Cybora therefore does not promise that false positives are impossible. Instead, the risk is actively reduced through source review, collateral-damage assessment, aging, cautious handling of shared infrastructure, and a documented review process.
Why collateral damage matters
An IP address can show malicious activity today and be used legitimately tomorrow. A domain can be compromised while still hosting legitimate subservices. A cloud or CDN address can serve thousands of unrelated customers at the same time.
For production firewall policies, the relevant question is therefore not only whether a signal looks malicious.
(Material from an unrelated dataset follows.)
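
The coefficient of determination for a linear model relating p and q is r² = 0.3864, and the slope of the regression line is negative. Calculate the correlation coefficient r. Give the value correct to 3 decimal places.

-0.622

|r| = √0.3864 = 0.622
The association is negative, so r = −0.622.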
It is also who a block might affect.
Caution with shared infrastructure
The following targets require additional caution:
- large cloud and hosting providers
- CDNs, reverse proxies, and SaaS platforms
- shared mail, VPN, or identity infrastructure
- provider networks with dynamic addressing
- domains with legitimate primary use and compromised subpaths
Cybora handles such cases more conservatively. The higher the collateral-damage risk, the stronger the evidence must be.
Review instead of blind operation
If a block affects legitimate traffic, it must be possible to review it clearly. Logs, timestamps, affected policy, target system, and affected application matter. The operational workflow is documented in False-Positive Review.
This review path is not a side issue. It is part of the trust model of a production firewall feed.